The Centre of mass is defined as the point at which the entire mass of the system is equally distributed. In this question, two masses are given. We need to find out how much height we need to lift the second mass so that the center of mass rises by $1cm$. We have the formula for the center of mass. We need to substitute the values given in the question in the respective formula and we will arrive at the desired answer.

Complete answer:
The formula for the centre of mass is given as,
$COM = \dfrac{{{m_1}{y_1} + {m_2}{y_2}}}{{{m_1} + {m_2}}}$
Here, ${m_1}$and ${m_2}$are the two masses
${y_1}$and${y_2}$are the two distances.
Given that, the first mass ${m_1} = 10\;kg$and the second mass ${m_2} = 30kg$. Also, the mass $10\;kg$ is lifted $7\;cm$. Therefore, ${y_1} = 7cm$. Also, the center of mass should be raised $1cm$. Therefore, $COM = 1cm$.

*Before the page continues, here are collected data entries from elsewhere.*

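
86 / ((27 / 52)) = 4472 / 27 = 165.63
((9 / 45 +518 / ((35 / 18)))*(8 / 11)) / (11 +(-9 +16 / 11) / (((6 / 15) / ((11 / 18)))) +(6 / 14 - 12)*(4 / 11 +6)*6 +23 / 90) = -383904 / 875339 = -0.44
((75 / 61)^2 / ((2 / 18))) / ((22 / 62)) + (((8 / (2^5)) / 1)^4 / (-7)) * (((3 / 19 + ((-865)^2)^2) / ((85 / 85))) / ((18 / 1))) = -217690476965294209 / 12542568192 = -17356132.62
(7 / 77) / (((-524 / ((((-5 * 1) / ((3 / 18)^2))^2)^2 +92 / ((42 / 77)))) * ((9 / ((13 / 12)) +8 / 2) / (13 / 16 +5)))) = -634580021959 / 7377920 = -86010.69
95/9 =10.56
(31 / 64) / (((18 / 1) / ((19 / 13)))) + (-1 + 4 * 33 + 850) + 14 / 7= 14721997 / 14976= 983.04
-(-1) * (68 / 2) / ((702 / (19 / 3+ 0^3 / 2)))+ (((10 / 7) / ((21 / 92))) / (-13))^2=17699399 / 32867289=0.54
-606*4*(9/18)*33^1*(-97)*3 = 11638836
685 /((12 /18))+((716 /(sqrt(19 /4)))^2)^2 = 8410118320607 /722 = 11648363324.94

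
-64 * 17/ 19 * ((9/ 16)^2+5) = -23137/ 76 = -304.43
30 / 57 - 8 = -142 / 19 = -7.47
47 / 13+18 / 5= 469 / 65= 7.22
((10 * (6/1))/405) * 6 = 8/9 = 0.89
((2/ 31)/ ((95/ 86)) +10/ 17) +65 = 3286599/ 50065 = 65.65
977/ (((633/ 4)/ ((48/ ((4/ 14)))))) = 218848/ 211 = 1037.19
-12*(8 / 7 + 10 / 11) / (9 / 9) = -1896 / 77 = -24.62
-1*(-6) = 6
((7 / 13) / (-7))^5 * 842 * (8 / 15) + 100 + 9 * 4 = 757430984 / 5569395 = 136.00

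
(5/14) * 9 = 45/14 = 3.21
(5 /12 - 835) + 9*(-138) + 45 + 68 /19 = -462385 /228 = -2028.00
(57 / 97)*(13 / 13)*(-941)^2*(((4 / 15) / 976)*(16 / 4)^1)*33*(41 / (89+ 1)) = 7587686689 / 887550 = 8549.02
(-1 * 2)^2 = 4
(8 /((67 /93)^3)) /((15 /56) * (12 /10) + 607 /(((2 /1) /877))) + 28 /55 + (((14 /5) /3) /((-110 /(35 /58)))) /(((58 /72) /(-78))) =20838771210276208 /20736236319553315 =1.00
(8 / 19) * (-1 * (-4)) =1.68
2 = 2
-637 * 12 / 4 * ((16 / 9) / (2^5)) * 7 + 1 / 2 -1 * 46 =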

$\therefore 1 = \dfrac{{10 \times 7 + 30{y_2}}}{{10 + 30}}$
$\Rightarrow 1 = \dfrac{{70 + 30{y_2}}}{{40}}$
$\Rightarrow 40 = 70 + 30{y_2}$
$\Rightarrow - 30 = 30{y_2}$
$\Rightarrow {y_2} = - 1cm$.
Therefore the second weight should be decreased by $1cm$.

Note:
When there is a single object then its center of mass is actually the point where all the mass of that object is concentrated. Also if there is a system of particles even then the point at which the entire mass of the system is concentrated is called the center of mass. Note that the center of mass is only applicable for rigid bodies and is not applicable for non-rigid bodies. For the symmetrical and regular-shaped objects, the center of mass will be present within the body. One of the most interesting things about the center of mass is that only at this point Newton's laws of motion are applicable perfectly.